I know it was unforgivable of me but I told him I was far more terrified at the prospect of having to listen to him ever again, not just in Yemen but in my life, than I was at the thought of Mr bin Laden giving me grief. No, I didn’t happen to agree that just because Osamas’ dad was originally from this neck of the woods it meant that every Hadrami was a paid-up member of al-Qaeda. Muhammed Awad bin Laden left Hadramawt around 1910 and went to work in Saudi where he got mega-rich and built a business empire and good for him. And yes, I did happen to know that the bin Laden Construction Company that’s got the contract to develop the infrastructure in Hadramawt is part of Osamas’ dads empire and so what? Just because one of your 55 kids has gone off the rails doesn’t mean you can’t have a life. So I’m sorry but I couldn’t take any more - it was rude and horrible but the Frenchman had to go. He left.

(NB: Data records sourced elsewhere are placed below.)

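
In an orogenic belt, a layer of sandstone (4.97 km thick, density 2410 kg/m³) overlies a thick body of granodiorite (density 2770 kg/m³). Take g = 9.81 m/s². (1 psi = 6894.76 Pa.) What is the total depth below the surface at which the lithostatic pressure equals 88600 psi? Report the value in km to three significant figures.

23.1 km

Pressure at base of upper layers: 2410×9.81×4970 = 1.175×10^8 Pa = 17042 psi
Remaining pressure to be supplied by granodiorite: 6.109×10^8 − 1.175×10^8 = 4.934×10^8 Pa
Additional depth in granodiorite = 4.934×10^8 Pa / (2770 kg/m³ × 9.81 m/s²) = 18156 m
Total depth = 4970 m + 18156 m = 23126 m
= 23.126 km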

I never finished counting the mosques but I was well impressed with the minaret on the al-Muhdar Mosque which is either the tallest in Hadramawt or Yemen and is either 40m or 50m high depending on who you’re talking to. If you fancy a soft drink in unusual surroundings then try the stall in the grounds of the al-Qubba Rest House just outside town. The rest house was closed for business but if staying there is as bizarre as the building and the unusual gardens then I’d be up for it.